In these modern times we can see how the development of personal computers and the Internet has swept Western capitalism throughout the world. Every day when we the turn on the TV or computer or open a newspaper, we read about which rich man build an enormous house in India, or which rich man bought an Airbus A380 for his private airplane. It is as if becoming rich and spending a lot of money to exhibit that wealth has become one kind of truth in the world.
I read two news articles from the Internet several days ago. One is from The Mirror UK. The title reads: “Billionaire, 84, Swaps Bride, 23, For a Younger Woman!” The gist is: “They said it wouldn’t last… and it didn’t. Joe Hardy, an 84-year-old billionaire is divorcing his 23-year-old manicurist wife – for an even younger model. In the end it seems the 61-year age gap was too much for Kristin Georgi and, despite a billion reasons for giving it another go, she went home to Mum after just 107 days. Not that Joe Hardy III was brokenhearted for long. He’s now stepping out with 22-year-old Danielle Golden who is, according to relatives, “smitten” with the old man.” In the same article was also mentioned that this girl mysteriously calls herself “Dirty D” on her MySpace page and that her favourite quote reads: “The best things in life are free… the second best are EXPENSIVE”. So I wonder what she is “smitten” by; this old man or his money?

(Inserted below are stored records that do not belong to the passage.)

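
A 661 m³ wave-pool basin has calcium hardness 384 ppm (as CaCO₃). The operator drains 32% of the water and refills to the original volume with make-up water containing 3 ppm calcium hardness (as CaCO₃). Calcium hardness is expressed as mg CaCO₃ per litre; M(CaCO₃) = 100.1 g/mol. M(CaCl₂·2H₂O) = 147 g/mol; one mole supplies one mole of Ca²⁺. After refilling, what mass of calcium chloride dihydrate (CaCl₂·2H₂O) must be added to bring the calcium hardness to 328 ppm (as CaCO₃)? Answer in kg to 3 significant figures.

64.0 kg

Volume: 661 m³ = 661,000 L.
After draining 32% and refilling: 384 × 0.68 + 3 × 0.32 = 262.08 ppm.
Deficit to target: 328 − 262.08 = 65.92 mg/L.
As CaCO₃: 65.92 mg/L × 661,000 L = 43,570 g; ÷ 100.1 = 435.3 mol Ca²⁺.
Mass: 435.3 × 147 = 63,990 g.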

The other article is from The New York Times from an interview with the director Ang Lee. The title is: “A Chicken Coop, But No Tigers”. It says, “The director Ang Lee, whose films have won eight Oscars out of 27 nominations, does not have a screening room in his four-bedroom home in Larchmont, N.Y., and rarely uses a computer or a cell phone. And instead of a fancy swimming pool in his backyard, he has a chicken coop…“I don’t lead a Hollywood lifestyle,” said Mr. Lee, 53, who bristled at the thought of living either in Los Angeles or his homeland of Taiwan.” From what Ang Lee’s was saying I think he is someone who doesn’t need to spend lot of money to manifest his status. Warren Buffett is another example of someone who is fulfilled by simply accomplishing his intentions.

As Western capitalism sweeps the world I can feel it start to change the customs in Asia. There is a saying in Chinese “Scorn poor people, don’t scorn prostitutes.” This translates as the phenomenon of people scorning the poor but not scorning rich people who do bad things. The “new money rich” behavior is everywhere in Asia. It’s just making more poor people break the law to become rich.

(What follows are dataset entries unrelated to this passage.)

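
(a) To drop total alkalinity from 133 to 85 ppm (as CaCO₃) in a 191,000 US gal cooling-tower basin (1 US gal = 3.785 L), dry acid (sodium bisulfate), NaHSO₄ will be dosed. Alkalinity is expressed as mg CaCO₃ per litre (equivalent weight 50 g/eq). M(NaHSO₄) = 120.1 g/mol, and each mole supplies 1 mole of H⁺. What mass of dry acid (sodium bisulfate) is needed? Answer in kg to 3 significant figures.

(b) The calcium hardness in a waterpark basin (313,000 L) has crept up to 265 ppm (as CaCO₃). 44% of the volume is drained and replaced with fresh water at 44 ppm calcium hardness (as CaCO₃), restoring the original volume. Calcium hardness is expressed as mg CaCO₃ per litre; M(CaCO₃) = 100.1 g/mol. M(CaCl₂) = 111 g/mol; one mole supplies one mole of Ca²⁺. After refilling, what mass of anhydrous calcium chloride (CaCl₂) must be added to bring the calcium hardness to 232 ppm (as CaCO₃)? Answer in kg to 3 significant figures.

(a) 83.4 kg; (b) 22.3 kg

(a) Volume: 191,000 US gal × 3.785 L/gal = 722,935 L.
(a) Alkalinity to neutralize: (133 − 85) = 48 mg/L as CaCO₃ × 722,935 L = 34,700 g as CaCO₃.
(a) Equivalents of H⁺ required: 34,700 ÷ 50 g/eq = 694 eq = 694 mol NaHSO₄.
(a) Mass of NaHSO₄: 694 × 120.1 = 83,350 g.

(b) After draining 44% and refilling: 265 × 0.56 + 44 × 0.44 = 167.76 ppm.
(b) Deficit to target: 232 − 167.76 = 64.24 mg/L.
(b) As CaCO₃: 64.24 mg/L × 313,000 L = 20,110 g; ÷ 100.1 = 200.9 mol Ca²⁺.
(b) Mass: 200.9 × 111 = 22,300 g.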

Same with organic food: in theory, everyone should eat organic food. But the real situation is more complex. The basic cost of producing organic food is higher than that of conventional food (with genetically modifying crops to increase yields, using fertilizer to boost growth, chemicals to destroy pests and other plants competing with the crop, picking unripe fruit and chemically ripening them, adding preservatives to lengthen shelf life etc.) This usually makes organic food more expensive to buy. At the same time there are still one billion people who don’t get enough to eat everyday. Therefore even eating organic food with the sole intent of promoting a healthy lifestyle has strangely become a type of extravagant spending that only wealthy people can do.
As we see Capitalism sweeping though the world I think it is starting to run into a dilemma. In the past three years the price of oil has been rising crazily. This is largely because of the economic growth of previously undeveloped nations, like China, India. A lot of energy is needed to sustain such rapid growth, escalating the world’s energy crisis. Some countries are looking into moving away from fossil fuels by developing “biomass energy” from plants. They hope that because it’s clean and renewable that it will be cheaper too. But one large problem is cropping up; arable land capable of growing food is fixed, the world’s population isn’t. The number of humans on Earth is constantly growing, mostly in less developed nations. As the people of these nations get richer (live longer, have more children survive, keep healthier etc.) they need more food as well as more energy. Reallocating crops to producing biomass energy means less food.

The Earth’s natural resources have limits but human’s desire is an abyss that can never be fill up. Just imagine what will happen if all the people in less developed countries want to live in American’s lifestyle when they become richer? How many planets full of natural resources will we need to support this kind lifestyle? Maybe one day people will discover that, though they have money, they can buy nothing because all our resources are depleted.